Does not the US surgeon earning $500,000 a year define privilege?

Contaminated argument

The argument in Ireland has been contaminated by bigotry and cowardice. Many of those who opposed abortion were also opposed to all expressions of sexuality, probably because they were sexually deprived or disordered themselves. Our posturing piety caused us to make a legislative nightmare from which we have still not escaped. Only a heartless diehard would deny a woman with cervical cancer the opportunity to terminate the pregnancy; yet our laws deny our doctors the right to take that sensible step as a pretide to the chemotherapy the mother must get to survive and which will, in all certainty, do terrible damage to the foetus.
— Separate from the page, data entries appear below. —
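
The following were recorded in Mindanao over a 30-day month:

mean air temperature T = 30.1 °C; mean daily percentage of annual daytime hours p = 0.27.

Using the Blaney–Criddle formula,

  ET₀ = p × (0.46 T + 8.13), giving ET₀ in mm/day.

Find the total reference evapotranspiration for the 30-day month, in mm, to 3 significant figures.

178 mm

ET₀ = 0.27 × (0.46 × 30.1 + 8.13) = 0.27 × 21.976 = 5.9335 mm/d
Monthly total = 5.9335 × 30 = 178.005 mm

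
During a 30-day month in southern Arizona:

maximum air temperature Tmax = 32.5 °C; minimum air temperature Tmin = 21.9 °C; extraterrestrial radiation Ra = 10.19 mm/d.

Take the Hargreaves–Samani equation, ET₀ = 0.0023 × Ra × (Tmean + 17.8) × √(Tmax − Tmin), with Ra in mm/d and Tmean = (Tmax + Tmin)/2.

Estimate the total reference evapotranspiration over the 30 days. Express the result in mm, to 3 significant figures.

Tmean = (32.5 + 21.9)/2 = 27.20 °C
ET₀ = 0.0023 × 10.19 × (27.20 + 17.8) × √10.6 = 0.0023 × 10.19 × 45.00 × 3.2558 = 3.4338 mm/d
Over 30 days: 3.4338 × 30 = 103.014 mm

103 mm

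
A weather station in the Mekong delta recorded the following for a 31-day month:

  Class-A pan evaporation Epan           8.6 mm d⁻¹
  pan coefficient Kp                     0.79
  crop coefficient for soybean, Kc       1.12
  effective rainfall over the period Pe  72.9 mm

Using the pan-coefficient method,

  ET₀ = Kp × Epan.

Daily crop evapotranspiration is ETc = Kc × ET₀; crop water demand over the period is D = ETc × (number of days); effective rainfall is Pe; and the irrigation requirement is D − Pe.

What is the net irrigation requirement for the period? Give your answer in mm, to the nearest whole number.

163 mm

ET₀ = 0.79 × 8.6 = 6.7940 mm/d
ETc = Kc × ET₀ = 1.12 × 6.7940 = 7.6093 mm/d
Crop demand D = ETc × 31 d = 7.6093 × 31 = 235.888 mm
D − Pe = 235.888 − 72.9 = 162.988 mm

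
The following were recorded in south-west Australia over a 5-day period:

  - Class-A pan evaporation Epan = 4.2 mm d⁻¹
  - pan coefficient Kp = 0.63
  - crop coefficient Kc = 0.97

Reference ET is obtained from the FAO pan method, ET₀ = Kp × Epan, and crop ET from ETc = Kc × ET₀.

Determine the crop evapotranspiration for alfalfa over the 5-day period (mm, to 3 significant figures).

12.8 mm

ET₀ = 0.63 × 4.2 = 2.6460 mm/d
ETc = Kc × ET₀ = 0.97 × 2.6460 = 2.5666 mm/d
Over 5 days: 2.5666 × 5 = 12.833 mm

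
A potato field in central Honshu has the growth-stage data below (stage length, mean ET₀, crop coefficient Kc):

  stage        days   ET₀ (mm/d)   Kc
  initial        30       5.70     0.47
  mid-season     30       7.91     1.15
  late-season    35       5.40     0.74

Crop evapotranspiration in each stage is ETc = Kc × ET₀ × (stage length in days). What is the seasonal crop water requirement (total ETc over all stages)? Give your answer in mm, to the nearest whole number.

initial: 0.47 × 5.70 × 30 = 80.37 mm
mid-season: 1.15 × 7.91 × 30 = 272.90 mm
late-season: 0.74 × 5.40 × 35 = 139.86 mm
Seasonal total = 493.13 mm

493 mm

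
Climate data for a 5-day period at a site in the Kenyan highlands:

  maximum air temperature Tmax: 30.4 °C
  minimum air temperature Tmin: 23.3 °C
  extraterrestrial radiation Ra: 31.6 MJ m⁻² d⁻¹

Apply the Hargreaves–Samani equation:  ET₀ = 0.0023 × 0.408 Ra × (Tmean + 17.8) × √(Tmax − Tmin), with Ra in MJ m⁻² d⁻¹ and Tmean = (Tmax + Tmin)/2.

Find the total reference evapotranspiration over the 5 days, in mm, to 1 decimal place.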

In law it is difficult to provide an avenue of escape for the seriously ill woman, or the raped girl, without creating a motor way which exists virtually everywhere in the West - for abortion and little foetuses squeaking in kidney dishes. I haven't got a clue how such laws could be devised, not least because I'm completely opposed to a woman being punished for having an abortion. Inconsistent, I know. But so is life. So is nature. Which is why will never get pregnant.